I recently bought the cells for a 90mm f/5.6 Super Angulon lens, and I've put them into a Seiko 0 shutter. (The Seiko 0 and the Copal 0 have the same specs, so the cells fit just fine). The Seiko shutter once held a different lens, and the aperture scale goes from f/6.3-64. I have to close the aperture past that f/6.3 setting before the blades show on the SA. I want to make my own aperture scale for this lens, and have some questions that I hope folks here can advise me on.

I've done a bunch of reading on this, and want to make a few points before getting to my questions. First, I will not send the lens in to have a scale professionally made. I got very good deals on both the glass and the shutter, and after checking on the cost of pro-made scales, I found that I would add nearly 50% to the cost of the lens by buying one. I'm cheap, so that's right out. Second, I know that shutters are not perfectly accurate, and that imaging is at least somewhat forgiving, so a perfectly accurate scale is not needed (one more reason to forego a pro-made scale). Finally, the only light meter I own is in my DSLR, so the descriptions of making scales based on the actual light coming through is not easy for me to understand, and may be impossible to do.

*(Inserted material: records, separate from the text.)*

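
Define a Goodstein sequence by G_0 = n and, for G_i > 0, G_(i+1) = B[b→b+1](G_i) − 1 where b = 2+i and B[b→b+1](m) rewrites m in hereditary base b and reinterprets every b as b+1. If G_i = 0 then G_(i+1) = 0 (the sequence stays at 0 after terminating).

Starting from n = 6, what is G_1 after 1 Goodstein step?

6 —HB2→ 2^2 + 2 —bump→ 3^3 + 3 = 30 —(−1)→ 29
29 —HB3→ 3^3 + 2 —bump→ 4^4 + 2 = 258 —(−1)→ 257

29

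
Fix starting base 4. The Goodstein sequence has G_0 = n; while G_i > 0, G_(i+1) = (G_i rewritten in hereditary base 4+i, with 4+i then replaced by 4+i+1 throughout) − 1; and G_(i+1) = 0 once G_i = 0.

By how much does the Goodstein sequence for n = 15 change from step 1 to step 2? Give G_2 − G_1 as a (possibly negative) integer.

(0) 15|_4 = 3·4 + 3 ↦ 3·5 + 3|_5 = 18 ⇒ 17
(1) 17|_5 = 3·5 + 2 ↦ 3·6 + 2|_6 = 20 ⇒ 19

2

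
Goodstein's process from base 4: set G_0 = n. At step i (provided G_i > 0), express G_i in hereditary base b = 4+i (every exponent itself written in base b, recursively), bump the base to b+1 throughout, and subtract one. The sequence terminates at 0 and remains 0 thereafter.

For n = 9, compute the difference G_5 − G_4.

0

[0] 9 ≡ 2·4 + 1 (base 4). Lift 5: 11. −1: 10.
[1] 10 ≡ 2·5 (base 5). Lift 6: 12. −1: 11.
[2] 11 ≡ 6 + 5 (base 6). Lift 7: 12. −1: 11.
[3] 11 ≡ 7 + 4 (base 7). Lift 8: 12. −1: 11.
[4] 11 ≡ 8 + 3 (base 8). Lift 9: 12. −1: 11.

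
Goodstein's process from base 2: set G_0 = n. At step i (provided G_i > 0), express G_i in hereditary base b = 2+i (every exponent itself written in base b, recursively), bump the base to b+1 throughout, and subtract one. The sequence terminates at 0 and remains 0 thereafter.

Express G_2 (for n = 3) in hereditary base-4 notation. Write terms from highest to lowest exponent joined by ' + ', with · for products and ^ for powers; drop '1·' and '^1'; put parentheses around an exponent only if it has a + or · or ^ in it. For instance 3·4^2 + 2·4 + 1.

3

(0) 3|_2 = 2 + 1 ↦ 3 + 1|_3 = 4 ⇒ 3
(1) 3|_3 = 3 ↦ 4|_4 = 4 ⇒ 3
(2) 3|_4 = 3 ↦ 3|_5 = 3 ⇒ 2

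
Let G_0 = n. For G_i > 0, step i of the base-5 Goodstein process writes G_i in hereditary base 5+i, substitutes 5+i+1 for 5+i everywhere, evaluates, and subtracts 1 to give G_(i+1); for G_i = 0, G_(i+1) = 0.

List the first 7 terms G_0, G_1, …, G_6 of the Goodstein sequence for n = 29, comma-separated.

G_0=29  [base 5] 5^2 + 4  →[5↦6]→  6^2 + 4 = 40  −1 ⇒ G_1=39
G_1=39  [base 6] 6^2 + 3  →[6↦7]→  7^2 + 3 = 52  −1 ⇒ G_2=51
G_2=51  [base 7] 7^2 + 2  →[7↦8]→  8^2 + 2 = 66  −1 ⇒ G_3=65
G_3=65  [base 8] 8^2 + 1  →[8↦9]→  9^2 + 1 = 82  −1 ⇒ G_4=81
G_4=81  [base 9] 9^2  →[9↦10]→  10^2 = 100  −1 ⇒ G_5=99
G_5=99  [base 10] 9·10 + 9  →[10↦11]→  9·11 + 9 = 108  −1 ⇒ G_6=107

29, 39, 51, 65, 81, 99, 107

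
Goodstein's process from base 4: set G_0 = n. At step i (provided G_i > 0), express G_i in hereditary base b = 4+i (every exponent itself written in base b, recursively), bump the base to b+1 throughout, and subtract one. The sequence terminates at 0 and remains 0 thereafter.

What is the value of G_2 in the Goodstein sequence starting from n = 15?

19

step 0: 15 = 3·4 + 3; sub 5 for 4: 3·5 + 3; = 18; G_1 = 18−1 = 17
step 1: 17 = 3·5 + 2; sub 6 for 5: 3·6 + 2; = 20; G_2 = 20−1 = 19
step 2: 19 = 3·6 + 1; sub 7 for 6: 3·7 + 1; = 22; G_3 = 22−1 = 21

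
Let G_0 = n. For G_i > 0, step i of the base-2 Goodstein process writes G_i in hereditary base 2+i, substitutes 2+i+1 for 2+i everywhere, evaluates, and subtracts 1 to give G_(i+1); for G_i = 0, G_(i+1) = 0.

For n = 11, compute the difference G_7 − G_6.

2615391575

(0) 11|_2 = 2^(2 + 1) + 2 + 1 ↦ 3^(3 + 1) + 3 + 1|_3 = 85 ⇒ 84
(1) 84|_3 = 3^(3 + 1) + 3 ↦ 4^(4 + 1) + 4|_4 = 1028 ⇒ 1027
(2) 1027|_4 = 4^(4 + 1) + 3 ↦ 5^(5 + 1) + 3|_5 = 15628 ⇒ 15627
(3) 15627|_5 = 5^(5 + 1) + 2 ↦ 6^(6 + 1) + 2|_6 = 279938 ⇒ 279937
(4) 279937|_6 = 6^(6 + 1) + 1 ↦ 7^(7 + 1) + 1|_7 = 5764802 ⇒ 5764801
(5) 5764801|_7 = 7^(7 + 1) ↦ 8^(8 + 1)|_8 = 134217728 ⇒ 134217727
(6) 134217727|_8 = 7·8^8 + 7·8^7 + 7·8^6 + 7·8^5 + 7·8^4 + 7·8^3 + 7·8^2 + 7·8 + 7 ↦ 7·9^9 + 7·9^7 + 7·9^6 + 7·9^5 + 7·9^4 + 7·9^3 + 7·9^2 + 7·9 + 7|_9 = 2749609303 ⇒ 2749609302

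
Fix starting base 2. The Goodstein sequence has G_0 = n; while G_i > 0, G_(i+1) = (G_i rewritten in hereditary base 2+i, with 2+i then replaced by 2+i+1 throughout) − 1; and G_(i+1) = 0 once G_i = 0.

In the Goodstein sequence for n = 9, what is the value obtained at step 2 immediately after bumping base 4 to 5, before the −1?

(0) 9|_2 = 2^(2 + 1) + 1 ↦ 3^(3 + 1) + 1|_3 = 82 ⇒ 81
(1) 81|_3 = 3^(3 + 1) ↦ 4^(4 + 1)|_4 = 1024 ⇒ 1023

9843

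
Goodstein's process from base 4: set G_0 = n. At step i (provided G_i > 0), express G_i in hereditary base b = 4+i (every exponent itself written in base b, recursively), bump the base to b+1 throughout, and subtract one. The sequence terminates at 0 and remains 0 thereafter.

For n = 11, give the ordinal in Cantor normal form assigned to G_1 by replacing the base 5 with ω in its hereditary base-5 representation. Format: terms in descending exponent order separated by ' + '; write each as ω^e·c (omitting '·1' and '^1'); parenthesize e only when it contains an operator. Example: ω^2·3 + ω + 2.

step 0: 11 = 2·4 + 3; sub 5 for 4: 2·5 + 3; = 13; G_1 = 13−1 = 12
step 1: 12 = 2·5 + 2; sub 6 for 5: 2·6 + 2; = 14; G_2 = 14−1 = 13

ω·2 + 2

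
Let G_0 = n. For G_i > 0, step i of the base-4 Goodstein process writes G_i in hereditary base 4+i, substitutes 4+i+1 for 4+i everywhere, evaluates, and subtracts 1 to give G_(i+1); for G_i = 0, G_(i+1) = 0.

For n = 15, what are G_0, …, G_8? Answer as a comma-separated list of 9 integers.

15, 17, 19, 21, 23, 24, 25, 26, 27

15 —HB4→ 3·4 + 3 —bump→ 3·5 + 3 = 18 —(−1)→ 17
17 —HB5→ 3·5 + 2 —bump→ 3·6 + 2 = 20 —(−1)→ 19
19 —HB6→ 3·6 + 1 —bump→ 3·7 + 1 = 22 —(−1)→ 21
21 —HB7→ 3·7 —bump→ 3·8 = 24 —(−1)→ 23
23 —HB8→ 2·8 + 7 —bump→ 2·9 + 7 = 25 —(−1)→ 24
24 —HB9→ 2·9 + 6 —bump→ 2·10 + 6 = 26 —(−1)→ 25
25 —HB10→ 2·10 + 5 —bump→ 2·11 + 5 = 27 —(−1)→ 26
26 —HB11→ 2·11 + 4 —bump→ 2·12 + 4 = 28 —(−1)→ 27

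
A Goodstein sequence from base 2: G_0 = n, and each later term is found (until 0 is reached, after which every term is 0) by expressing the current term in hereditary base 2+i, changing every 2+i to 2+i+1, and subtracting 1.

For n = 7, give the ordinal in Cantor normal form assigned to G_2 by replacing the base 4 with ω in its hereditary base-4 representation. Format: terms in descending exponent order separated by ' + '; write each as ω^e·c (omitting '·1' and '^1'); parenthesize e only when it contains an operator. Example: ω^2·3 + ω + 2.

ω^ω + 3

base 2: 7 = 2^2 + 2 + 1; at 3: 3^3 + 3 + 1 = 31; next = 30
base 3: 30 = 3^3 + 3; at 4: 4^4 + 4 = 260; next = 259
base 4: 259 = 4^4 + 3; at 5: 5^5 + 3 = 3128; next = 3127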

In my reading, several folks expressed the view, based on some of my points above, that simply using a ruler to measure the opening as seen through the front of the lens is good enough to use as a tool for marking a DIY aperture scale. Dividing the focal length by the f/stop gives what the diameter of the opening should be. This is what I've been messing about with so far, and my questions concern what I've found.

First, when the lens is wide open, the aperture should be 16.07 mm across (90/5.6 = 16.07). But when I use a ruler to measure the wide open lens, it looks to be 15mm across. Does this mean that the glass in the lens bends the light in such a way that the diameter I'm seeing is off of the 'true' aperture? (I imagine this is so; either that, or Schneider just gave their f/6 lens [90/15 = 6] a generous rounding off to f/5.6.) If this is true, should I, when making my calculations, subtract a proportional amount from each calculation? What I mean is, 15 is 0.93 x 16.07, so should I multiply each calculation by that amount before taking me measurements? 90/8 = 11.25; 11.25 x 0.93 = 10.46. So I would look for about 10.5 mm as the diameter of my f/8 setting?

Next, how do I measure the 'diameter' of the aperture when the opening is a pentagon? That 15mm measurement is the wide open circular view through the glass in the cells, but when I stop down even to about f/8, the sides of the five-bladed aperture get pretty flat. I'm not a math guy, so I looked online to try to find a formula for figuring this out. This confirmed that, yes, I'm not a math guy. Still, I found a calculator that showed me the area of pentagons drawn on virtual graph paper. I found that, if I measure from a point of the pentagon straight across to the middle of the opposite side, that 'diameter' is very close. A circle with the same diameter has 1.07 times the area. Is this close enough?

And here's an odd thing: if the first thing I described -- the 16.07 supposed aperture measuring a visual 15mm -- means I should shrink my measurements a bit (x 0.93), then the second thing -- a measurement across a pentagon is somewhat smaller than the diameter of a circle that has the same area -- means I should make my measurements a bit bigger (x 1.07). Again, I'm not a math guy, but it seems to me that, for this particular glass in this shutter, I should multiply those two numbers together to tell me how to measure the apparent aperture. And it turns out that 0.93 x 1.07 = 0.9951! So I should just use the ruler and go by the distance across the pentagon and mark based on that.

I hope someone can check my thinking for me.

I also hope that what I've written, if it makes sense and is close enough, might help others who want to make their own aperture scales.